There are few minor characters in the play. Such characters appear very few times in the play though their roles are significant as far as the theme of the play is concerned. The former Suitor of Beneatha’s, George Murchison is perceived by Beneatha to be blind and shallow to the racial challenges facing the blacks. Joseph Asagai is also a minor character in the play. This was a latter suitor to Beneatha, who seeks her hand and marriage. The Nigerian boyfriend calls upon Beneatha to acquire her medicine degree and move with him back to Nigeria, though by the end of the play she never makes up her mind. Bobo also plays a very trivial but significant role in the play (passing money to Willy) (Cheryl, 2002) hence he is just a minor character, whose absence would not have affected the play as such.

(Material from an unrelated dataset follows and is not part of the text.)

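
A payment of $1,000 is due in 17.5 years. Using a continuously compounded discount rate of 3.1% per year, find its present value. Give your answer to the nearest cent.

$581.29

P = A·e^(−rt) = 1,000·e^(−0.5425).
e^(−0.5425) ≈ 0.581293201, so P ≈ 581.2932.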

Samples in the play are the symbolic features. Mrs. Younger (Mama) desires to use the money from the lawsuit in buying a house with a small garden where she can plant flowers (Morrin, & Hansberry, 1994). Garden is an indication of desire for space, which is lacking in this white people’s neighborhood. Flowers on the other hand symbolize hope: white flowers sends a message of anticipation and love, hence with flowers in the compound, Mama can hope that end of blacks’ oppression, equality, and success one day come to be. Conflict characterizing the play symbolizes the true situation in the society. Such conflicts were prevalent in the larger society, amongst the blacks and between the blacks and the whites.